SPD fordert gute Arbeit gegen schlechte Rente

„Wir müssen die Altersarmut verhindern“, beschreibt Angelika Graf das vorrangige Ziel, das sie als Bundestagsabgeordnete und Bundesvorsitzende der SPD-Arbeitsgemeinschaft 60plus vertritt. Doch nicht nur ältere Menschen sind von Armut bedroht, sondern auch viele junge, denen dieses Problem heute noch gar nicht bewusst ist, betonte die Rosenheimerin bei einem Zukunftsdialog in Thierhaupten.

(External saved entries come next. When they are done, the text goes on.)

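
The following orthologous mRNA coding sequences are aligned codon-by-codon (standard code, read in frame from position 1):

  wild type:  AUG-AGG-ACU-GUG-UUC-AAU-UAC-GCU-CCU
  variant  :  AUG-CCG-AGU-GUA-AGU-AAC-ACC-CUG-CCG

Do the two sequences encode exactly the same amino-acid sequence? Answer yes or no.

no

Codon 1: AUG Met / AUG Met — identical.
Codon 2: AGG Arg / CCG Pro — nonsynonymous.
Codon 3: ACU Thr / AGU Ser — nonsynonymous.
Codon 4: GUG Val / GUA Val — synonymous.
Codon 5: UUC Phe / AGU Ser — nonsynonymous.
Codon 6: AAU Asn / AAC Asn — synonymous.
Codon 7: UAC Tyr / ACC Thr — nonsynonymous.
Codon 8: GCU Ala / CUG Leu — nonsynonymous.
Codon 9: CCU Pro / CCG Pro — synonymous.
Nonsynonymous differences: 5 → different protein.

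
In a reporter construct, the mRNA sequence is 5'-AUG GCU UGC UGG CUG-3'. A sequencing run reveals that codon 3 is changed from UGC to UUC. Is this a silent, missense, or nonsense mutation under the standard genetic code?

Position 8 falls in codon 3: UGC → Cys.
After the substitution the codon is UUC → Phe.
Cys ≠ Phe, so this is a missense mutation.

missense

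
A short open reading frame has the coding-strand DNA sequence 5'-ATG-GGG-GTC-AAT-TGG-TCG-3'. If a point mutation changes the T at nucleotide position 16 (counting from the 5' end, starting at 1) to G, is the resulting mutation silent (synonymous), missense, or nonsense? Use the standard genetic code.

missense

Position 16 falls in codon 6: TCG → Ser.
After the substitution the codon is GCG → Ala.
Ser ≠ Ala, so this is a missense mutation.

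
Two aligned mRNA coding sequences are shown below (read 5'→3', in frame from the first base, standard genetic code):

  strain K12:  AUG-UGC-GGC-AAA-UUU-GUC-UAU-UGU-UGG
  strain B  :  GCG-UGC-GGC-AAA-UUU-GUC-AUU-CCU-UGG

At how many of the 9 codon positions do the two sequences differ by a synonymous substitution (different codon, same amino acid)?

0

Codon 1: AUG Met / GCG Ala — nonsynonymous.
Codon 2: UGC Cys / UGC Cys — identical.
Codon 3: GGC Gly / GGC Gly — identical.
Codon 4: AAA Lys / AAA Lys — identical.
Codon 5: UUU Phe / UUU Phe — identical.
Codon 6: GUC Val / GUC Val — identical.
Codon 7: UAU Tyr / AUU Ile — nonsynonymous.
Codon 8: UGU Cys / CCU Pro — nonsynonymous.
Codon 9: UGG Trp / UGG Trp — identical.
Synonymous differences: 0.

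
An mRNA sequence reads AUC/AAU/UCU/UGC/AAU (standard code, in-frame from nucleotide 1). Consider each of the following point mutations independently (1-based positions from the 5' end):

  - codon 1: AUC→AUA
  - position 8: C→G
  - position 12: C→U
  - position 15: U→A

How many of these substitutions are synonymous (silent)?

2

Codon 1: AUC (Ile) → AUA (Ile) — synonymous.
Codon 3: UCU (Ser) → UGU (Cys) — missense.
Codon 4: UGC (Cys) → UGU (Cys) — synonymous.
Codon 5: AAU (Asn) → AAA (Lys) — missense.
Synonymous: 2 of 4.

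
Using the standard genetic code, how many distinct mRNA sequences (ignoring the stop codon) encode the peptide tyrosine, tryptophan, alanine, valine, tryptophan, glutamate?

64

Tyr: 2 codons.
Trp: 1 codon.
Ala: 4 codons.
Val: 4 codons.
Trp: 1 codon.
Glu: 2 codons.
2 × 1 × 4 × 4 × 1 × 2 = 64.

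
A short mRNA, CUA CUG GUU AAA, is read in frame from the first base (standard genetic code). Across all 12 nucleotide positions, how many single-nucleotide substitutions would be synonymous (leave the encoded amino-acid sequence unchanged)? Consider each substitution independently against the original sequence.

12

Codon 1 (CUA, Leu): 4 synonymous substitutions.
Codon 2 (CUG, Leu): 4 synonymous substitutions.
Codon 3 (GUU, Val): 3 synonymous substitutions.
Codon 4 (AAA, Lys): 1 synonymous substitution.
Total: 4 + 4 + 3 + 1 = 12.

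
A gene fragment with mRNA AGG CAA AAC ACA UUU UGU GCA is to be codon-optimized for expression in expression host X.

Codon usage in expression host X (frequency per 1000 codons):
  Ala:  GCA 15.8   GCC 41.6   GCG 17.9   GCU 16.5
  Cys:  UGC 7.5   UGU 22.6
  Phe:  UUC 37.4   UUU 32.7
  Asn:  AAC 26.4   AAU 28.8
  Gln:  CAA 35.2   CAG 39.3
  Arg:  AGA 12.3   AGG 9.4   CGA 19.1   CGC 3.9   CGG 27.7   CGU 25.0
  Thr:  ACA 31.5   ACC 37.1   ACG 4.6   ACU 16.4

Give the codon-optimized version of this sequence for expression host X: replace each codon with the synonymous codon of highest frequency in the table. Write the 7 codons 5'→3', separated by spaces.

CGG CAG AAU ACC UUC UGU GCC

Codon 1 (Arg): best is CGG at 27.7.
Codon 2 (Gln): best is CAG at 39.3.
Codon 3 (Asn): best is AAU at 28.8.
Codon 4 (Thr): best is ACC at 37.1.
Codon 5 (Phe): best is UUC at 37.4.
Codon 6 (Cys): best is UGU at 22.6.
Codon 7 (Ala): best is GCC at 41.6.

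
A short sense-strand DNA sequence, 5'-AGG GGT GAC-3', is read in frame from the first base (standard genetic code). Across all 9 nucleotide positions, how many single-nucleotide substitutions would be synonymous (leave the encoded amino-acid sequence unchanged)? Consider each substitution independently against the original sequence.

6

Codon 1 (AGG, Arg): 2 synonymous substitutions.
Codon 2 (GGT, Gly): 3 synonymous substitutions.
Codon 3 (GAC, Asp): 1 synonymous substitution.
Total: 2 + 3 + 1 = 6.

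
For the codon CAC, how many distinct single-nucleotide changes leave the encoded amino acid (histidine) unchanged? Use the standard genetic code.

1

Position 1: none → 0 synonymous.
Position 2: none → 0 synonymous.
Position 3: CAU → 1 synonymous.
Total: 0 + 0 + 1 = 1.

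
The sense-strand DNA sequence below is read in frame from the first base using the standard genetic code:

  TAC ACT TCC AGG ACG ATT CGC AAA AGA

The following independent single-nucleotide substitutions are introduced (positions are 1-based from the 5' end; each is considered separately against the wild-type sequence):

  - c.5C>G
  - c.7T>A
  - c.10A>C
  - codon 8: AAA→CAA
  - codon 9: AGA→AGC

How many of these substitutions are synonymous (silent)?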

Manch einer kann das Thema Rente schon nicht mehr hören, hat resigniert und glaubt an die „Selbstheilungskräfte“ der Gesellschaft, doch was Christine Sturm-Rudat vom VdK Augsburg und Kathrin Kelichhaus von der Deutschen Rentenversicherung aus der Praxis erzählten, lies die Zuhörer doch tief durch-atmen und manch einer wird zu Hause nochmals über seine eigene Situation und Versicherung nachgedacht haben. Torsten Falke (IG Bergbau, Chemie, Energie) fragte provokant in die Runde: „Leben wir, um zu arbeiten, oder arbeiten wir, um zu leben?“

Was ist gute Arbeit in den Augen der SPD? Gleicher und gerechter Lohn, Qualifizierungsangebote für Beschäftigte, flexible Arbeitszeitmodelle und natürlich ein starkes und gerechtes Tarifsystem mit einem Mindestlohn, der laut Falke nicht unter zehn Euro liegen dürfe. Und wo liegen die Gefahren für die Rente? Prekäre Arbeitsverhältnisse wie Minijobs, Werkverträge und ähnliches, geringe Frauenerwerbstätigkeit, zu wenige Arbeitsplätze für Ältere und Lang-zeitarbeitslosigkeit sind die wichtigen Punkte.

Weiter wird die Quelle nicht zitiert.